Dan apa yang terjadi, tanpa merangkum 16 pembicara yang mendaftar dan menawarkan kepada floor apakah skenario tambahan yaitu opsi AC layak diterima, langsung saja pimpinan siding menanyakan persetujuan peserta, dan ketok palu. Sebagai penggagas opsi AC, peserta tidak pernah diberitahu apa reasioning dari hasil loby yang sebenarnya tidak punya legalitas untuk menjadi pertimbangan utama. Maka dilakukanlah 2 kali voting yaitu pertama untuk memilih 2 opsi yaitu 1)opsi A dan C, 2)opsi AC, serta kedua, setelah kemenangan opsi satu, dilakukan kembali pemilihan voting, opsi A atau B. Berakhirlah drama menegangkan karena usaha-usaha loby yang tidak kenal lelah dari sang pimpinan sidang yang - - - "selalu menyebut kehadiran Partai Demokrat 100%(148 anggota)" dibandingkan dengan fraksi lainnya. Saya kurang paham apakah ini sekedar "guyon" atau bahasa bersayap karena kecewa opsi A mengalami kekalahan. Sebagai pimpinan sidang yang berdiri di semua pihak, tentu kurang elok kalau terkesan terlalu memihak. Sepantasnyalah berlaku elegan berdiri dan tegak dengan sikap independen, menjunjung kelembagaan DPR RI.
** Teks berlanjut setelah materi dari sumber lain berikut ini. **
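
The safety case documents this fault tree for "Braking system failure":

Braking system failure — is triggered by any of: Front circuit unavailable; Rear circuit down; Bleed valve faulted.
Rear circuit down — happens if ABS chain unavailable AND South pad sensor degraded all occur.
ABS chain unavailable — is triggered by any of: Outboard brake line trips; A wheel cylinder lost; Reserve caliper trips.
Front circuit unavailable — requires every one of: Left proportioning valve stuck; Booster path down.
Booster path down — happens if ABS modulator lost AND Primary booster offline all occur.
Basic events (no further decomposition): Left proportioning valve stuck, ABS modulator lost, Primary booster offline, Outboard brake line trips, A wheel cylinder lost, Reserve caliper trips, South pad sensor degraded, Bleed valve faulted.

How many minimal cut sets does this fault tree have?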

Ke depan, alangkah indahnya bila ketika memilih seseorang Ketua DPR maupun MPR, dilakukan seleksi yang ketat termasuk mempelajari track record dan riwayat pengalaman organisasi dari setiap Partai, sehingga kita bisa mendapatkan sosok pimpinan sidang yang ber level nasional yang ideal, berwibawa, cermat, adil, antisipatif, rendah hati ; yang memenuhi persyaratan dan atau standar mutu seperti yang kita dambakan dan harapkan. Wallahu alam bissawab.